First presented at the Irfan Colloquia Session #32
Bosch Bahá'í School: California, USA
November 23–26, 2000
(see list of papers from #32)

published in Lights of Irfan, volume 2, pages 1-10
© 2001, ‘Irfán Colloquia


    Attaining eternal life has concerned the human soul for millennia. Using statements from many Scriptures, but especially the Bahá'í Writings, this paper will argue that entering into eternal life is both a change of being and of perception, an ontological leap and an epistemological one. The process starts with a mystical perception, like the kind that one thief experienced during the crucifixion of Christ.

    From there the paper moves to a discussion of the two natures of man. One nature is the temporal self, called the ego. The other is the eternal self, activated and nourished only by God's Word. These two selves are opposing conditions of existence. Thus, no transformational connection can unite them.

    The next part of the discussion focuses upon the age-old issue of faith versus good deeds as the necessary means for attaining eternal life. The Bahá'í writings say that good actions performed without knowledge of God "cannot be the cause of eternal salvation" and "entrance into the Kingdom of God" because they do not bring about a conscious perception of eternity.

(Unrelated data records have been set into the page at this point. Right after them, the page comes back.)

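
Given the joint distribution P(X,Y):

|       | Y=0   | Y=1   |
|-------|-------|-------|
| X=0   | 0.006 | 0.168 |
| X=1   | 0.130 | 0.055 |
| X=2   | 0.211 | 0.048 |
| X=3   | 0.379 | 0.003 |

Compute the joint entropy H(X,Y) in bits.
2.3290 bits

H(X,Y) = -Σ_{x,y} P(x,y) log₂ P(x,y). Per-cell terms -P(x,y)·log₂P(x,y):
  X=0: 0.044285, 0.432342
  X=1: 0.382644, 0.230143
  X=2: 0.473629, 0.210279
  X=3: 0.530498, 0.025142
Sum of the 8 terms: H(X,Y) = 2.3290 bits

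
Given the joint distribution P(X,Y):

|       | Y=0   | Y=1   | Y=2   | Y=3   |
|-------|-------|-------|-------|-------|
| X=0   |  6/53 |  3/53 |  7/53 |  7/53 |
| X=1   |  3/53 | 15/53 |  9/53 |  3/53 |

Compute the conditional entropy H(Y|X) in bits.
1.7932 bits

H(Y|X) = H(X,Y) - H(X)

H(X,Y) = -Σ_{x,y} P(x,y) log₂ P(x,y). Per-cell terms -P(x,y)·log₂P(x,y):
  X=0: 0.35581, 0.23451, 0.38574, 0.38574
  X=1: 0.23451, 0.51539, 0.43438, 0.23451
Sum of the 8 terms: H(X,Y) = 2.7806 bits

Marginal of X (row sums):
  P(X=0) = 6/53 + 3/53 + 7/53 + 7/53 = 23/53
  P(X=1) = 3/53 + 15/53 + 9/53 + 3/53 = 30/53
H(X) = -[(23/53)·log₂(23/53) + (30/53)·log₂(30/53)]
  = 0.52265 + 0.46473 = 0.9874 bits

H(Y|X) = H(X,Y) - H(X) = 2.7806 - 0.9874 = 1.7932 bits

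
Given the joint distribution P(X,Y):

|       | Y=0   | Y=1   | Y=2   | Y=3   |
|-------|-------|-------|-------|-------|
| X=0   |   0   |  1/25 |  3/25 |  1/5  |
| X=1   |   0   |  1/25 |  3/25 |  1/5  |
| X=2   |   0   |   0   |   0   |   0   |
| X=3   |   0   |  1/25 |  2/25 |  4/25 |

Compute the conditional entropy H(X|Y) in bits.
1.5732 bits

H(X|Y) = H(X,Y) - H(Y)

H(X,Y) = -Σ_{x,y} P(x,y) log₂ P(x,y). Per-cell terms -P(x,y)·log₂P(x,y):
  X=0: 0.00000, 0.18575, 0.36707, 0.46439
  X=1: 0.00000, 0.18575, 0.36707, 0.46439
  X=2: 0.00000, 0.00000, 0.00000, 0.00000
  X=3: 0.00000, 0.18575, 0.29151, 0.42302
  (cells with P = 0 contribute 0)
Sum of the 16 terms: H(X,Y) = 2.9347 bits

Marginal of Y (column sums):
  P(Y=0) = 0 + 0 + 0 + 0 = 0
  P(Y=1) = 1/25 + 1/25 + 0 + 1/25 = 3/25
  P(Y=2) = 3/25 + 3/25 + 0 + 2/25 = 8/25
  P(Y=3) = 1/5 + 1/5 + 0 + 4/25 = 14/25
H(Y) = -[(3/25)·log₂(3/25) + (8/25)·log₂(8/25) + (14/25)·log₂(14/25)]   (outcomes with P = 0 contribute 0)
  = 0.36707 + 0.52603 + 0.46844 = 1.3615 bits

H(X|Y) = H(X,Y) - H(Y) = 2.9347 - 1.3615 = 1.5732 bits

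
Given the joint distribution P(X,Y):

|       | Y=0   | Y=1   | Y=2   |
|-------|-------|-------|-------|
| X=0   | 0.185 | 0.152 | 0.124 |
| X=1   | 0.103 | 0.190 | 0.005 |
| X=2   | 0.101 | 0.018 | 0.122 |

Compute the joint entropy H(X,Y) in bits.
2.8768 bits

H(X,Y) = -Σ_{x,y} P(x,y) log₂ P(x,y). Per-cell terms -P(x,y)·log₂P(x,y):
  X=0: 0.4504, 0.4131, 0.3734
  X=1: 0.3378, 0.4552, 0.0382
  X=2: 0.3341, 0.1043, 0.3703
Sum of the 9 terms: H(X,Y) = 2.8768 bits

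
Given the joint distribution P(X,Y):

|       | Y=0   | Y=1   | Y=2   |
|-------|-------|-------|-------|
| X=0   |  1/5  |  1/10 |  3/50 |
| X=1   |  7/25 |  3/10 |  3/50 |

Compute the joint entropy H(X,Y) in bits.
2.3190 bits

H(X,Y) = -Σ_{x,y} P(x,y) log₂ P(x,y). Per-cell terms -P(x,y)·log₂P(x,y):
  X=0: 0.464386, 0.332193, 0.243534
  X=1: 0.514220, 0.521090, 0.243534
Sum of the 6 terms: H(X,Y) = 2.3190 bits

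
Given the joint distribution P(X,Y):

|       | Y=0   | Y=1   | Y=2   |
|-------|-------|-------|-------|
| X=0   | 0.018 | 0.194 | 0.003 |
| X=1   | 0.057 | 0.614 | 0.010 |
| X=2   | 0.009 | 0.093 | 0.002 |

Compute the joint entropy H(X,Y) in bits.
1.7203 bits

H(X,Y) = -Σ_{x,y} P(x,y) log₂ P(x,y). Per-cell terms -P(x,y)·log₂P(x,y):
  X=0: 0.1043, 0.4590, 0.0251
  X=1: 0.2356, 0.4321, 0.0664
  X=2: 0.0612, 0.3187, 0.0179
Sum of the 9 terms: H(X,Y) = 1.7203 bits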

Faith is predicated upon knowledge and perception, and then good deeds. "By faith is meant, first, conscious knowledge, and second, the practice of good deeds."

    The final part of the paper discusses the condition called in the Bahá'í writings the spirit of faith, where the soul is granted "the gift of faith" and its latent powers awaken. Faith and eternal life are, then, a spiritual resurrection into a larger mental existence that expands the powers of the soul.